Jaime Hale, an '07 UW alumna and SG transfer scholar, is now a fl ight test engineer for The Boeing Co.'s commercial division, working on 777 and 737 derivatives.
Paul Burdeaux, an '08 Heritage University alumnus and WSGC intern who worked on the school's high-altitude balloon project, spent his summer at the Yakima Firing Range, using his knowledge of GPS mapping systems to mark a series of traffic routes for land vehicles. A former English major, he received his baccalaureate degree in natural resources and is now employed in the laboratory of John I. Haas, Inc., a leading developer of hop-based products for use in and outside the brewing industry.
Justin Ricaurte, an '08 UW alumnus and SG scholar, co-founded Mavenry, Inc., a software startup developing financial products for businesses. He received his bachelor's degree in business administration.
SG Scholars' Achievements
On October 2, Astronaut Gordon Fullerton presented the 2008-09 Astronaut Scholarship to Pavan Vaswani, an SG scholar majoring in biochemistry, computer science, and neurobiology. UW is one of only 19 schools in the country whose students may be nominated for these competitive scholarships. The Astronaut Scholarship Foundation was established by the surviving original Mercury Seven astronauts to ensure the United States will maintain its leadership in science and technology by supporting promising students in science and engineering.
SURP participant Kenza Arraki received a NASA MUST scholarship (Motivating Undergraduates in Science and Technology), which carries the option of a summer internship at a NASA research center. Kenza, an astronomy and physics major, also received a UW Presidential Scholarship to continue her research on asteroids and quasars.
SG Fellow David Peters presented his paper, "Velocity Distribution and Plasma Density Measurements in an Inductive Microthruster Plume," at the American Physical Society Division of Plasma Physics conference in November.
In September, undergraduate SG scholar Genia Vogman presented results from her SURP project ("Investigating ZaP Flow Z-Pinch Plasmas via Emissive Spectroscopy") at the International Astronautical Federation Conference in Scotland. The presentation received the silver medal, sponsored by the Association Aeronautique Astronautique de France.

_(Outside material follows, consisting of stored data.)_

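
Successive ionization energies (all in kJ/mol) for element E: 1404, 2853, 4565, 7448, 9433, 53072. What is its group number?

Group 15

Look for the largest jump between consecutive ionization energies: IE6/IE5 ≈ 5.6, far larger than any earlier ratio.
That jump marks the point where a core electron is being removed. So the atom has 5 valence electrons.
A main-group element with 5 valence electrons is in group 15.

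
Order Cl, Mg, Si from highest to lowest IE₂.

IE_2 is the cost of taking one more electron from the +1 cation: Cl⁺ still has 6 valence electrons; Mg⁺ still has 1 valence electron; Si⁺ still has 3 valence electrons.
All are still removing valence electrons, so compare the +1 ions as you would atoms: IE_2 generally rises across a period (higher Z_eff) and falls down a group (larger shell), subject to the usual subshell exceptions.
Valence configurations: Cl⁺ [Ne]3s²3p⁴, Mg⁺ [Ne]3s¹, Si⁺ [Ne]3s²3p¹.
The numbers (kJ/mol): Cl 2298, Mg 1451, Si 1577.
Hence IE_2: Mg < Si < Cl.

Cl > Si > Mg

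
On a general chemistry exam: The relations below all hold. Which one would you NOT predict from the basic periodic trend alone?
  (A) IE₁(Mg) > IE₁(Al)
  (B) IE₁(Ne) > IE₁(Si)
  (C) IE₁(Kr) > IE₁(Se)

(A)

The general trend: first ionisation energy increases across a period and decreases down a group.
(A) Mg (period 3, group 2) vs Al (period 3, group 13): the stated order contradicts the simple trend.
(B) Ne (period 2, group 18) vs Si (period 3, group 14): the stated order agrees with the simple trend.
(C) Kr (period 4, group 18) vs Se (period 4, group 16): the stated order agrees with the simple trend.
The exception is (A): Al's single 3p electron is easier to remove than one from Mg's filled 3s².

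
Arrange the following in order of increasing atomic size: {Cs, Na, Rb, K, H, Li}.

H < Li < Na < K < Rb < Cs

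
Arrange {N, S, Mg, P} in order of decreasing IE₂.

After 1 electron has been removed, what remains? N⁺ still has 4 valence electrons; S⁺ still has 5 valence electrons; Mg⁺ still has 1 valence electron; P⁺ still has 4 valence electrons.
All are still removing valence electrons, so compare the +1 ions as you would atoms: IE_2 generally rises across a period (higher Z_eff) and falls down a group (larger shell), subject to the usual subshell exceptions.
Valence configurations: N⁺ [He]2s²2p², S⁺ [Ne]3s²3p³, Mg⁺ [Ne]3s¹, P⁺ [Ne]3s²3p².
Tabulated IE_2 (kJ/mol): N 2856, S 2252, Mg 1451, P 1907.
Overall IE_2 order: Mg < P < S < N.

N > S > P > Mg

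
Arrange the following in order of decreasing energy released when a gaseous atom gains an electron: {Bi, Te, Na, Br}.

Adding an electron releases more energy for atoms nearer the top right (short of the noble gases).
Neither a single period nor a single group — weigh both effects.
Bi > Na: period and group pull opposite ways; the across-period shift dominates (91 vs 53 kJ/mol).
Te > Bi: both effects reinforce here, so Te is clearly the higher of the two.
Br > Te: both effects reinforce here, so Br is clearly the higher of the two.
For reference (kJ/mol): Na 53, Br 325, Te 190, Bi 91.
So from highest to lowest: Br > Te > Bi > Na.

Br > Te > Bi > Na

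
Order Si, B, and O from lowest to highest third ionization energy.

The third ionization energy removes an electron from the +2 ion. For each element: Si²⁺ still has 2 valence electrons; B²⁺ still has 1 valence electron; O²⁺ still has 4 valence electrons.
All are still removing valence electrons, so compare the +2 ions as you would atoms: IE_3 generally rises across a period (higher Z_eff) and falls down a group (larger shell), subject to the usual subshell exceptions.
Valence configurations: Si²⁺ [Ne]3s², B²⁺ [He]2s¹, O²⁺ [He]2s²2p².
Tabulated IE_3 (kJ/mol): Si 3232, B 3660, O 5300.
Putting it together, IE_3: Si < B < O.

Si, B, O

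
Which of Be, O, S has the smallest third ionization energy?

After 2 electrons have been removed, what remains? Be²⁺ is the bare [He] core; O²⁺ still has 4 valence electrons; S²⁺ still has 4 valence electrons.
Pulling an electron out of a noble-gas core costs far more than removing a remaining valence electron, so Be sits at the high end of IE_3.
Valence configurations: O²⁺ [He]2s²2p², S²⁺ [Ne]3s²3p².
The numbers (kJ/mol): Be 14849, O 5300, S 3357.
Overall IE_3 order: S < O < Be.

S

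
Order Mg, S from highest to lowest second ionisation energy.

S > Mg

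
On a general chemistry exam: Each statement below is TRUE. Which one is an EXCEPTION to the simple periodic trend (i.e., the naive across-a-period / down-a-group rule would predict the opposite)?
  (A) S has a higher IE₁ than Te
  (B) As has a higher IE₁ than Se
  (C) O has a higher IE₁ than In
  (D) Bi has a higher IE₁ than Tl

The general trend: IE₁ increases across a period and decreases down a group.
(A) S (period 3, group 16) vs Te (period 5, group 16): the stated order agrees with the simple trend.
(B) As (period 4, group 15) vs Se (period 4, group 16): the stated order contradicts the simple trend.
(C) O (period 2, group 16) vs In (period 5, group 13): the stated order agrees with the simple trend.
(D) Bi (period 6, group 15) vs Tl (period 6, group 13): the stated order agrees with the simple trend.
The exception is (B): Se (4p⁴) ionizes more easily than half-filled As (4p³).

(B)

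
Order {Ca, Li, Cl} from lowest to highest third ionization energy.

Cl < Ca < Li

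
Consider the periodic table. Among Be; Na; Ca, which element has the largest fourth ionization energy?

Consider each +3 ion: Be³⁺ is already 1 electron into the core; Na³⁺ is already 2 electrons into the core; Ca³⁺ is already 1 electron into the core.
All of these are removing an electron from a noble-gas core or deeper; the smaller core (lower principal quantum number) is held far more tightly, and within a period the higher nuclear charge binds the same core more tightly.
The numbers (kJ/mol): Be 21007, Na 9543, Ca 6491.
So the fourth ionization energies run Ca < Na < Be.

Be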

Closer to home, SG scholar Michelle Kriner, a biochemistry major, received the Hyp Dauben Award, given to the top undergraduate in UW's honors chemistry series. Celeste Hoffman, an SG transfer scholar, received a Society of Women Engineers Scholarship. Her major is civil engineering.
SPACE GRANT NEWS
Name the Mars Rover
Help NASA find the right name for its car-sized Mars Science Laboratory rover, scheduled for launch in 2009.
The winner will visit NASA's Jet Propulsion Laboratory, where the rover is under construction, and sign his or her name on the real rover. The naming contest is open to U.S. students ages 5-18 who are enrolled in the current academic year.